When playing back videos through the iPod App, a handful of controls are available. These are normally hidden, but a tap of the screen brings up a semi-transparent window that has fast forward, pause and rewind controls. Below these is a slider that can be used control the volume level. At the top of the screen is the Done button (which takes you back to the media management screen) and a slider that allows you to scrub to a particular part of the video. This shows the time remaining in the video at the right side, and also quickly skips to the requested point in the video, making it easy to visually search for a particular point by scrubbing through until you see it appear.
Videos are managed in the same way as audio files, with the iPad offering a number of ways to sort and sequence video files. In the list of media on the device, navigating around your media library is done by using touch controls to drag the menu up or down. The faster you flick the dragging gesture, the faster the menu will scroll. This allows for very quick menu navigation in relatively short menus. For really long menus, use the alphabet scroller on the right side of the screen. Using this you can jump to a specific letter. With just these two tools, browsing is quick and easy.
The iPad will let you sort your videos by playlist, artist, album, compilation, song, genre, or composer. iTunes classifies video files into three groups: mo. This is a good list of sort criteria, offering a good deal of granularity. We would've liked to see a few more options, however, such as the ability to sort by rating, or the date a song was added to the device. You can search for particular song names, artist or album titles.
Playlist creation is handled much the same way as on every Apple device, which means it's absurdly easy. Once you have created a playlist, you can select the files to play from the full list, or search for particular songs, artists, albums, genres or composers.

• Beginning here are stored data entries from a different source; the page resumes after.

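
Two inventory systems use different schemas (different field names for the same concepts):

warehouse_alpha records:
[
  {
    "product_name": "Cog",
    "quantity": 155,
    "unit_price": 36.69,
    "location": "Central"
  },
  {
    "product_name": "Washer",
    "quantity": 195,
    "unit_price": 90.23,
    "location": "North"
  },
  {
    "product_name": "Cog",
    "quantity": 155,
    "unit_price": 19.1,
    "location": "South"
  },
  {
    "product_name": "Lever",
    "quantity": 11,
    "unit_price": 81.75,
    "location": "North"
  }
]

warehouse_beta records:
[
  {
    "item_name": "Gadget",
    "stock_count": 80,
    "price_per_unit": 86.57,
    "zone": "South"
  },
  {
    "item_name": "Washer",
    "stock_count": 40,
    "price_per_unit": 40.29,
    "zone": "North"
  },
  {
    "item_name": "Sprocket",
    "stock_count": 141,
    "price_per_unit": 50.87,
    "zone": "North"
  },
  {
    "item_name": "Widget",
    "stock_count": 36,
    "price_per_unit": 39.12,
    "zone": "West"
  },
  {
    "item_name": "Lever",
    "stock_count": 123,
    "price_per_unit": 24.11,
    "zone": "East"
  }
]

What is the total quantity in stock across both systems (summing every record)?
936

To reconcile these schemas, identify the field holding the quantity in stock in each system:
1. In warehouse_alpha it is "quantity"
2. In warehouse_beta it is "stock_count"

From warehouse_alpha: 155 + 195 + 155 + 11 = 516
From warehouse_beta: 80 + 40 + 141 + 36 + 123 = 420

Total: 516 + 420 = 936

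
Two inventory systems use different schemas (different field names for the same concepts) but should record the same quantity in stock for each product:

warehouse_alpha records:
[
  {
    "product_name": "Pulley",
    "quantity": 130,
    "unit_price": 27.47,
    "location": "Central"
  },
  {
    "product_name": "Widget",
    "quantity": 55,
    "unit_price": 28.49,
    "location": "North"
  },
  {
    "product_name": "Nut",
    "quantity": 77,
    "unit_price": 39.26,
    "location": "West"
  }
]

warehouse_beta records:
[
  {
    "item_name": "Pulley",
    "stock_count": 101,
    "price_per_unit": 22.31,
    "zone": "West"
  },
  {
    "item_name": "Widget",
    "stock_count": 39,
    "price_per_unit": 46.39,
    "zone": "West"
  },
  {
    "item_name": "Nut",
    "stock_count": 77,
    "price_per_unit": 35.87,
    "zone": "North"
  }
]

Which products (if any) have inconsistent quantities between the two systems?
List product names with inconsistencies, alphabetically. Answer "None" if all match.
Pulley, Widget

Schema mappings:
- "product_name" (warehouse_alpha) = "item_name" (warehouse_beta) = product name
- "quantity" (warehouse_alpha) = "stock_count" (warehouse_beta) = quantity

Comparison:
  Pulley: 130 vs 101 - MISMATCH
  Widget: 55 vs 39 - MISMATCH
  Nut: 77 vs 77 - MATCH

Products with inconsistencies: Pulley, Widget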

The iPad supports only a limited number of video formats by default: the iPod application can play back files in MPEG-4 and QuickTime formats, as well as the DRM-protected video files from the iTunes movie and TV store. It cannot read other video formats, such as Flash or Windows Media, and the iTunes PC or Mac software used to manage video cannot convert them. Fortunately, there are plenty of applications available to convert videos into a readable format (such as Apple’s own $30 QuickTime Pro software or the free software Handbrake)
The iPad offers support for watching streaming videos in two ways: through the Safari browser (which supports QuickTime streaming video) or through the YouTube client, which only supports the Google YouTube streaming video service. Flash video and other formats are not directly supported, but the iPad has become so popular that many streaming video services are now offering iPad-friendly versions of their sites, or are offering Apps that provide direct access to their streaming video content (such as the Hulu Plus App, which provides access to recent TV shows and movies for $7.99 a month).
This approach means that most of the commercial video hosting services are supported, but that content on individual pages may not be. So, it is easy to browse TV shows through Hulu or Youtube clips, but you may not be able to access streaming video content from blogs or other sites that directly host their own content or use other less-popular services.
Video Battery Life
We found that the iPad had excellent battery life when playing back our test video file, managing to keep running for 6 hours and 42 minutes hours. This is a little shorter than the Samsung Tab, which managed 7 hours and 51 minutes, but the iPad does have a significantly larger screen that needs more power to light.